While the President’s speech today on federal housing policy will emphasize homeownership, we’re pleased that his agenda acknowledges the importance of rental housing policy, too.  Two points we’ve made on this issue thus bear repeating.

First, federal housing policy is out of balance in at least two respects:

  • It favors homeownership over renting. More than a third of American households are renters, but only less than a fourth of federal spending on housing assistance goes to renter households.
  • Its subsidies are targeted toward higher-income households. More than half of all federal housing assistance goes to households with incomes above $100,000 (see graph), even though they are much less likely than households with lower incomes to need help affording housing.


These inequities point to the need to rebalance federal housing policy and strengthen support for renters — particularly renters with very low incomes, a large and growing share of whom struggle to afford stable housing.  (See

for a renters’ tax credit to enable more poor families to afford housing.)

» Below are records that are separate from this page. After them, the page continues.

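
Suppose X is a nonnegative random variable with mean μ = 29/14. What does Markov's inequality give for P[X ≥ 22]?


μ = E[X] = 29/14, a = 22.
Markov: P[X ≥ 22] ≤ μ/a = (29/14)/22 = 29/308.
Numerically: ≈ 0.09416.
(Since a = 22 > μ = 2.07143, the bound 29/308 is < 1 and informative.)

P[X ≥ 22] ≤ 29/308 ≈ 0.09416.


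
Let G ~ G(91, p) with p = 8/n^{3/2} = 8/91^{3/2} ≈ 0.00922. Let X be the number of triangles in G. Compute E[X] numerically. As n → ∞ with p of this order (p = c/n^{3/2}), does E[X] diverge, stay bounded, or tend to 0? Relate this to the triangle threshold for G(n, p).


Number of potential triangles: C(91, 3) = 121485.
Each occurs with probability p³ ≈ (0.00922)³ ≈ 7.82679e-07.
By linearity: E[X] = C(91, 3)·p³ ≈ 121485 · 7.82679e-07 ≈ 0.095.
Since α = 3/2 > 1, p = c/n^{3/2} = o(1/n) is below the triangle threshold p ~ 1/n. Asymptotically E[X] ~ (c³/6)·n^{3(1−α)} = (8³/6)·n^{-1.5} → 0, so by Markov's inequality G has no triangles w.h.p.

E[X] ≈ 0.095; in regime p = Θ(1/n^{3/2}) E[X] tends to 0 (below the triangle threshold p ~ 1/n).


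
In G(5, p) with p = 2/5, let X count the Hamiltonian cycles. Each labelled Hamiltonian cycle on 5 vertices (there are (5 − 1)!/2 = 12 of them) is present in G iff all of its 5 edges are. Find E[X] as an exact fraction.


K_5 has (5 − 1)!/2 = 12 labelled Hamiltonian cycles.
For each such Hamiltonian cycle H, let X_H = 1 if all 5 edges of H are present in G. Then P[X_H = 1] = p^{5} = (2/5)^{5} = 32/3125.
By linearity of expectation: E[X] = Σ_H E[X_H] = 12 · p^{5} = 12 · 32/3125 = 384/3125.
Numerically: E[X] ≈ 0.12288.

E[X] = 12 · (2/5)^{5} = 384/3125 ≈ 0.12288.


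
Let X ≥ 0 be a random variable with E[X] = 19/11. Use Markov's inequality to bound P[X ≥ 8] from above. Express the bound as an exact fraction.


μ = E[X] = 19/11, a = 8.
Markov: P[X ≥ 8] ≤ μ/a = (19/11)/8 = 19/88.
Numerically: ≈ 0.21591.
(Since a = 8 > μ = 1.72727, the bound 19/88 is < 1 and informative.)

P[X ≥ 8] ≤ 19/88 ≈ 0.21591.


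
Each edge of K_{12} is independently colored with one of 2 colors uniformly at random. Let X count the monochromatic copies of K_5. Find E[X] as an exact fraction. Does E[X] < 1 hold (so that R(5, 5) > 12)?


E[X] = C(12, 5) · 2^{1 − 10} = 792 · 2^{−9} = 792/512.
As a reduced fraction: E[X] = 99/64 ≈ 1.546875.
Is E[X] < 1? NO.
Since E[X] ≥ 1, the first-moment bound is inconclusive at n = 12; it does NOT by itself certify R(5, 5) > 12.

E[X] = 99/64 ≈ 1.546875; E[X] ≥ 1; first-moment method inconclusive here.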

Second, the competing House and Senate bills to fund the Department of Housing and Urban Development next year would have very different consequences for rental assistance programs, as well as other important housing programs.

The House bill, for example, would lock in the elimination of rental assistance for 100,000 low-income families that sequestration will cause this year.  The bipartisan Senate bill, which the President today will call on Congress to pass, would restore most of that assistance.  The Senate bill would also restore funding to prevent homelessness and help homeless families move out of emergency shelters and into permanent housing.

How Congress resolves the differences between the House and Senate bills will make a big difference to low-income families needing housing assistance.